One of the articles I linked to is about a bus that high-centered on the tracks before being struck; it’s true the driver ignored warning signs, but it’s presumptuous to assume his now-deceased passengers were of similarly limited intellect.
Likewise for this incident, in which a truck bearing a trailer full of veterans to a parade was struck, with a number of said veterans dying.
Even if a driver makes a dumb mistake and endangers only his/her own life, that life still is of value and deserves protection; you may come to appreciate this perspective if/when a close family member ever makes a dumb mistake and endangers his/her life. That’s why we have things like guard rails, electronic stability control, seat belts, and so on.
Indeed, I specifically addressed this in my OP as the motivation for considering whether simply locking the wheels might be a more viable alternative (and I think we’ve now shown it not to be).
:smack::smack:
I did some mental math and came up with an average speed of 30 MPH. The “30” somehow jumped the track and ended up in the “elapsed time” category.
Many streetcar and light rail systems use electromagnetic track brakes for emergency situations.
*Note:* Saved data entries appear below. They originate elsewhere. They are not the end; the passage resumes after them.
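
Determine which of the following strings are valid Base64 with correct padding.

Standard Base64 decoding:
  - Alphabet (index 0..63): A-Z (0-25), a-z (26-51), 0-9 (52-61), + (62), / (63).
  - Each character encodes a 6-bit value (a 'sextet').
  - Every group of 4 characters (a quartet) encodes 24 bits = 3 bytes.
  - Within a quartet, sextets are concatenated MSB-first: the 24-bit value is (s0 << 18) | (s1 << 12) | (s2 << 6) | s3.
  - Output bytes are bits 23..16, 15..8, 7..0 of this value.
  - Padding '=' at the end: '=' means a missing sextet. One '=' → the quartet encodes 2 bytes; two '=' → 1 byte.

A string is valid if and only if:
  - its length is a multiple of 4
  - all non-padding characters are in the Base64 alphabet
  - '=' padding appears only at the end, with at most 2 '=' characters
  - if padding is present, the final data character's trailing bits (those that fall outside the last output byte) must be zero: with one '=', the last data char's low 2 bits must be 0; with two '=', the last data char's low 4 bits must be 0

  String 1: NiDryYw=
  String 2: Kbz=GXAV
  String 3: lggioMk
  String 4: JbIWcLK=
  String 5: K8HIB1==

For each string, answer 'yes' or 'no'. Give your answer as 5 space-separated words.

Answer: yes no no no no

Derivation:
String 1: 'NiDryYw=' → valid
String 2: 'Kbz=GXAV' → invalid (bad char(s): ['=']; '=' in middle)
String 3: 'lggioMk' → invalid (len=7 not mult of 4)
String 4: 'JbIWcLK=' → invalid (bad trailing bits)
String 5: 'K8HIB1==' → invalid (bad trailing bits)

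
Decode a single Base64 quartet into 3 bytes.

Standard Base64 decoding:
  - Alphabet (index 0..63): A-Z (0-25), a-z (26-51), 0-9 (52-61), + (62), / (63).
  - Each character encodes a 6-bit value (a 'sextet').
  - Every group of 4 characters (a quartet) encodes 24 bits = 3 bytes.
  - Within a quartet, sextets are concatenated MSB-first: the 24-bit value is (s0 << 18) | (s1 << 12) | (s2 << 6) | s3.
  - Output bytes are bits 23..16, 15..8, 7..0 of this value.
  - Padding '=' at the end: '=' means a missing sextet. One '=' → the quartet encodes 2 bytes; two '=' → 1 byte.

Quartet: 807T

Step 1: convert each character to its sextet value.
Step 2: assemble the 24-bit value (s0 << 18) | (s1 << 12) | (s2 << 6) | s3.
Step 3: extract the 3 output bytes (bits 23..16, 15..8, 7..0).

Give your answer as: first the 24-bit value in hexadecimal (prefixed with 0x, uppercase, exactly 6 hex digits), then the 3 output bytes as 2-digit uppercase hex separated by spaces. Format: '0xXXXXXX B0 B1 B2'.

Sextets: 8=60, 0=52, 7=59, T=19
24-bit: (60<<18) | (52<<12) | (59<<6) | 19
      = 0xF00000 | 0x034000 | 0x000EC0 | 0x000013
      = 0xF34ED3
Bytes: (v>>16)&0xFF=F3, (v>>8)&0xFF=4E, v&0xFF=D3

Answer: 0xF34ED3 F3 4E D3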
Track brake - Wikipedia I don’t think they’ve been used on mainline freight railroads because there isn’t a high voltage electrical connection between cars, but maybe some passenger trains have used them?
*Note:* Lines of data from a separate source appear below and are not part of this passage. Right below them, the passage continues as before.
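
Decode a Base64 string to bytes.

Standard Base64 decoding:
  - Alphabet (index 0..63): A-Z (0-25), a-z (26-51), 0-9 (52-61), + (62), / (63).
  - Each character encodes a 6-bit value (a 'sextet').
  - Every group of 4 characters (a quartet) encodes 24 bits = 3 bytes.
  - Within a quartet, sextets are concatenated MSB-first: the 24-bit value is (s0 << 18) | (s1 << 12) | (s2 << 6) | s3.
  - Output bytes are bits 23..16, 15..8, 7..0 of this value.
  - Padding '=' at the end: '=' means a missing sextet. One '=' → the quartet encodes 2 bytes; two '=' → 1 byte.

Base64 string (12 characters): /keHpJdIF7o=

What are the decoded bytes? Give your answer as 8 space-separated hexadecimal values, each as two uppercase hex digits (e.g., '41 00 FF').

After char 0 ('/'=63): chars_in_quartet=1 acc=0x3F bytes_emitted=0
After char 1 ('k'=36): chars_in_quartet=2 acc=0xFE4 bytes_emitted=0
After char 2 ('e'=30): chars_in_quartet=3 acc=0x3F91E bytes_emitted=0
After char 3 ('H'=7): chars_in_quartet=4 acc=0xFE4787 -> emit FE 47 87, reset; bytes_emitted=3
After char 4 ('p'=41): chars_in_quartet=1 acc=0x29 bytes_emitted=3
After char 5 ('J'=9): chars_in_quartet=2 acc=0xA49 bytes_emitted=3
After char 6 ('d'=29): chars_in_quartet=3 acc=0x2925D bytes_emitted=3
After char 7 ('I'=8): chars_in_quartet=4 acc=0xA49748 -> emit A4 97 48, reset; bytes_emitted=6
After char 8 ('F'=5): chars_in_quartet=1 acc=0x5 bytes_emitted=6
After char 9 ('7'=59): chars_in_quartet=2 acc=0x17B bytes_emitted=6
After char 10 ('o'=40): chars_in_quartet=3 acc=0x5EE8 bytes_emitted=6
Padding '=': partial quartet acc=0x5EE8 -> emit 17 BA; bytes_emitted=8

Answer: FE 47 87 A4 97 48 17 BA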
In response to several posts;
Yes, with only a few very rare exceptions, all of the wheels on every car have brakes. These are (on freight trains) shoes that press on the outside of the wheels.
Yes, locking the wheels increases braking distance considerably. The dynamic braking which many if not most mainline locomotives have works by feeding the current from the motors-turned-into-generators into a resistor bank. They only work down to a few miles/hr, and generally cannot actually stop a train. They are mostly used to control trains on downhill sections. Dynamic brakes are only on locomotives, except for the special case of some subway cars. The cars in passenger trains have essentially the same system as freight cars.
Slack action is something to be feared and managed, with trains over a mile long on rolling terrain there may be parts of the train going uphill and other parts going downhill. It takes certain amount of skill on the part of the engineer to handle this.
Why do they take a long time to stop ? Because they have very limitted suspension and -1.3 to -2 m/s/s is about all they can take! What will happen if you try harder ? The rear end of the carriages lift up ! If you jam the brakes on harder you will derail way way before locking up the brakes.
The emergency brake setting is enough to cause people difficulty standing up or remaining sitting on their seat, any harder and remaining sitting with seatbelts would be required, however that would also require the suspension upgrade to handle the deceleration.
And in answer to Constanze, yes, the locomotives have sand available for traction, but only the locomotives have sand. You would not normally use sand for braking unless the rails are slippery from rain/snow/whatever.
There is also a distinction between regenerative braking and dynamic braking. There is also a big ass fan to cool the resistors. Sometimes (not around table flat here) you can hear the blower cut in and out. The latter is just the motors converted to generators and the power fed to a bank of resistors. Regenerative braking sends that power back into the supply grid, which obviously only works where there is a connection to the grid, i.e. electric locomotives or MU trains, such as subway cars. In the DC metro you will often hear a sort of a rrrrriiiiing sound as the train stops—that’s the regen braking.
Not all of the crossings. Probably not even half of them are controlled crossings. Remember that in masny parts of the rural area of the western US, there are gravel farm roads every mile, and any railroad will cross many of them.
And in the USA, they aren’t even all required to even have a static sign for 3 more years.
I’ve seen track brakes on (American) Pullman cars. Don’t think they were electromagnetic: don’t know what they are used for. From memory, “point of contact” was about a yard long?
Perhaps a way to increase stopping force would be to have opposing wheels on each side of each rail that can exert pressure and braking force. This would allow much higher force against the rails for braking than the weight of the train alone.
This isn’t the problem. The problem with brakes failing is when they overheat. Somehow you have to get rid of the kinetic energy of the train - and that isn’t a small ask. Brakes do this by ridding themselves of heat into the air. If they overheat they start to develop gas in the contact area between the pad and the wheel (or disk rotor.) Keeping them cool is the key. Anything that keeps the pad temperature down will allow you dissipate more energy. Just increasing adhesion to the rail doesn’t change the rate you can dissipate the energy.
Some years ago I contributed to this thread about Casey Jones and wanting to stop a train a quickly as possible. Things have been improved in the century since Casey but the basics are the same.